In the image below, how can I calculate new point coordinate and direction which are marked in red text. The distance=$1$, radius=$2$ and angle=$30$ degrees. I tried to use the formula $r\sin\theta$ and $r\cos\theta$ but the answer does not match. The answer should be for the new coordinates: $(0.24, 0.96)$ and the direction should be $28.65$ degrees. Please help me to find out how can I do it.
You’re missing some crucial information here, but it should be possible to reverse-engineer what you mean from the expected result that you’ve given in your question.
First, we need to agree on how bearing (travel direction) is measured, since it doesn’t appear to follow the usual mathematical convention of a zero angle meaning the positive $x$-direction (right or east) and increasing angles going counterclockwise. Here, the fragment of the compass rosette in your illustration suggests that 0° is in the direction of the positive $y$-axis (up or north) and from the expected results, angles increase clockwise.
Next, you need to compute the angle of arc $\Delta\theta$ subtended by the rover’s path. Importantly, this is not the steering angle, which evidently only determines the turn radius. Denoting the distance traveled by $d$, the angle in radians is simply $d/r$. This angle also represents the change in the rover’s heading. Here, $d=1$ and $r=2$, so $\Delta\theta = 1/2$, which is approximately 28.65°. This angle is also equal to the change in heading, and the rover is making a right turn, so the final heading is approximately 28.65° in agreement with your expected results.
With the correct angle in hand, you can then compute the new location. Since the rover starts at $(0,0)$ heading north and is making a right turn, its path ends at $(2-2\cos{\Delta\theta}, 2\sin{\Delta\theta}) \approx (0.24,0.96)$, as expected.

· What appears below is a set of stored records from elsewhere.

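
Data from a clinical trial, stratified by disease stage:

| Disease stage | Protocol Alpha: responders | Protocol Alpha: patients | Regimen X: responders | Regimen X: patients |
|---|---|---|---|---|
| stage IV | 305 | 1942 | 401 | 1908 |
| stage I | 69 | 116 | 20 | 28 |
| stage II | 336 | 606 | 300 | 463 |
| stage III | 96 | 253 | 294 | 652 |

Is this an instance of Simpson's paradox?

Stage IV: Protocol Alpha 305/1942 = 15.7%, Regimen X 401/1908 = 21.0% → Regimen X
Stage I: Protocol Alpha 69/116 = 59.5%, Regimen X 20/28 = 71.4% → Regimen X
Stage II: Protocol Alpha 336/606 = 55.4%, Regimen X 300/463 = 64.8% → Regimen X
Stage III: Protocol Alpha 96/253 = 37.9%, Regimen X 294/652 = 45.1% → Regimen X
Overall: Protocol Alpha 806/2917 = 27.6%, Regimen X 1015/3051 = 33.3% → Regimen X
Regimen X wins overall and in every disease group — no reversal.

No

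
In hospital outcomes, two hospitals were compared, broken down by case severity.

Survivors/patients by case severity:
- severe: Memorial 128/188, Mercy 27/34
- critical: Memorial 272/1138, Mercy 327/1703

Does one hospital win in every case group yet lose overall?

Severe: Memorial 128/188 = 68.1%, Mercy 27/34 = 79.4% → Mercy
Critical: Memorial 272/1138 = 23.9%, Mercy 327/1703 = 19.2% → Memorial
Overall: Memorial 400/1326 = 30.2%, Mercy 354/1737 = 20.4% → Memorial
Neither sweeps: Memorial wins 1 of 2 groups, Mercy wins 1. Memorial wins overall but not every group — no Simpson reversal.

No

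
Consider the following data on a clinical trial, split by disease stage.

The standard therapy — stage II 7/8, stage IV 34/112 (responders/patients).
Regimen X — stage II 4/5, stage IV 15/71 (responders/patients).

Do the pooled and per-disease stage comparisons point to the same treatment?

Stage II: the standard therapy 7/8 = 87.5%, Regimen X 4/5 = 80.0% → the standard therapy
Stage IV: the standard therapy 34/112 = 30.4%, Regimen X 15/71 = 21.1% → the standard therapy
Overall: the standard therapy 41/120 = 34.2%, Regimen X 19/76 = 25.0% → the standard therapy
The standard therapy wins overall and in every disease group — no reversal.

Yes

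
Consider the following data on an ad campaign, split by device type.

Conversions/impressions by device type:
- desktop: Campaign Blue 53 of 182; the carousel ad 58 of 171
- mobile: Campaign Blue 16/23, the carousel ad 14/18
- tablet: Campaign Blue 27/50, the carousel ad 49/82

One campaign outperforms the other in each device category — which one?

Desktop: Campaign Blue 53/182 = 29.1%, the carousel ad 58/171 = 33.9% → the carousel ad
Mobile: Campaign Blue 16/23 = 69.6%, the carousel ad 14/18 = 77.8% → the carousel ad
Tablet: Campaign Blue 27/50 = 54.0%, the carousel ad 49/82 = 59.8% → the carousel ad
The carousel ad has the higher rate in all 3 groups.

the carousel ad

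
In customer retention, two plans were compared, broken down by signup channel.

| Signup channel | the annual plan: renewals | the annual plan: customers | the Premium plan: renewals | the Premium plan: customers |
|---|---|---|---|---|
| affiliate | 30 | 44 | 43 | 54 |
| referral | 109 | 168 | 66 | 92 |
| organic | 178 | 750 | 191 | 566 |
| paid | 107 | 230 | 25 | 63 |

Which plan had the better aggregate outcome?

Affiliate: the annual plan 30/44 = 68.2%, the Premium plan 43/54 = 79.6% → the Premium plan
Referral: the annual plan 109/168 = 64.9%, the Premium plan 66/92 = 71.7% → the Premium plan
Organic: the annual plan 178/750 = 23.7%, the Premium plan 191/566 = 33.7% → the Premium plan
Paid: the annual plan 107/230 = 46.5%, the Premium plan 25/63 = 39.7% → the annual plan
Overall: the annual plan 424/1192 = 35.6%, the Premium plan 325/775 = 41.9% → the Premium plan
(Neither sweeps every signup group, but the Premium plan has the higher pooled rate.)

the Premium plan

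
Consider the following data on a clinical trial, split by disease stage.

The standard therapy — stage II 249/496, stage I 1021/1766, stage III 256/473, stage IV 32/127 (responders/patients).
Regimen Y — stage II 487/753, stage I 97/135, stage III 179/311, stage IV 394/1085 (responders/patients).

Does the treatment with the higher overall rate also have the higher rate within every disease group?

No

Stage II: the standard therapy 249/496 = 50.2%, Regimen Y 487/753 = 64.7% → Regimen Y
Stage I: the standard therapy 1021/1766 = 57.8%, Regimen Y 97/135 = 71.9% → Regimen Y
Stage III: the standard therapy 256/473 = 54.1%, Regimen Y 179/311 = 57.6% → Regimen Y
Stage IV: the standard therapy 32/127 = 25.2%, Regimen Y 394/1085 = 36.3% → Regimen Y
Overall: the standard therapy 1558/2862 = 54.4%, Regimen Y 1157/2284 = 50.7% → the standard therapy
Regimen Y wins each disease group but the standard therapy wins overall — the comparison reverses. Regimen Y's patients skew toward stage IV, which has a lower base rate.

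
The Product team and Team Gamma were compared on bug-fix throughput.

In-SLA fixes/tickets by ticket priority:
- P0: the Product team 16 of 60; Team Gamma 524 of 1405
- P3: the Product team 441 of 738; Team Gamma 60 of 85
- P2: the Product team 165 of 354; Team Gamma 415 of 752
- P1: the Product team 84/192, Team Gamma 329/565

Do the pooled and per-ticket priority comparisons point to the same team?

No

P0: the Product team 16/60 = 26.7%, Team Gamma 524/1405 = 37.3% → Team Gamma
P3: the Product team 441/738 = 59.8%, Team Gamma 60/85 = 70.6% → Team Gamma
P2: the Product team 165/354 = 46.6%, Team Gamma 415/752 = 55.2% → Team Gamma
P1: the Product team 84/192 = 43.8%, Team Gamma 329/565 = 58.2% → Team Gamma
Overall: the Product team 706/1344 = 52.5%, Team Gamma 1328/2807 = 47.3% → the Product team
Team Gamma wins each ticket group but the Product team wins overall — the comparison reverses. Team Gamma's tickets skew toward P0, which has a lower base rate.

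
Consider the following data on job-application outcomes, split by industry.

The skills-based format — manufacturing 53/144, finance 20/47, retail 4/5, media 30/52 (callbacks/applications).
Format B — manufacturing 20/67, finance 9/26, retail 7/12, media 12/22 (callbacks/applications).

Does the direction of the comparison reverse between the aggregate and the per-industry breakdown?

No

Manufacturing: the skills-based format 53/144 = 36.8%, Format B 20/67 = 29.9% → the skills-based format
Finance: the skills-based format 20/47 = 42.6%, Format B 9/26 = 34.6% → the skills-based format
Retail: the skills-based format 4/5 = 80.0%, Format B 7/12 = 58.3% → the skills-based format
Media: the skills-based format 30/52 = 57.7%, Format B 12/22 = 54.5% → the skills-based format
Overall: the skills-based format 107/248 = 43.1%, Format B 48/127 = 37.8% → the skills-based format
The skills-based format wins overall and in every industry group — no reversal.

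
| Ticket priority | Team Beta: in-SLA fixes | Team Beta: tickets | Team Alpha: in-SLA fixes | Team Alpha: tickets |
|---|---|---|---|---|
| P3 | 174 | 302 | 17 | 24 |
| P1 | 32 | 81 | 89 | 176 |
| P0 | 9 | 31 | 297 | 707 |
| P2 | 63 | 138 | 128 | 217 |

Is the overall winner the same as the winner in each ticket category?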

More generally, if the rover starts at point $P_0 = (x_0,y_0)$, its new location is $$\begin{align} \begin{bmatrix}x\\y\end{bmatrix} &= C+\begin{bmatrix}\cos{\Delta\theta}&\sin{\Delta\theta}\\-\sin{\Delta\theta}&\cos{\Delta\theta}\end{bmatrix}(P_0-C) \\ &= \begin{bmatrix}x_c+(x_0-x_c)\cos{\Delta\theta}+(y_0-y_c)\sin{\Delta\theta} \\ y_c - (x_0-x_c)\sin{\Delta\theta}+(y_0-y_c)\cos{\Delta\theta}\end{bmatrix},\end{align}$$ where $\Delta\theta = d/r$ for a right turn and $-d/r$ for a left turn, and $C=(x_c,y_c)$ is the center of the turn. If the initial heading is $\alpha$, then the new heading is, of course, $\alpha+\Delta\theta$.
The center $C$ lies at a distance $r$ from $P$ in a direction perpendicular to the rover’s current facing: $$x_c = x_0 \pm r\cos\alpha \\ y_c = y_0 \mp r\sin\alpha$$ with the signs chosen based on whether it is a right or left turn, respectively.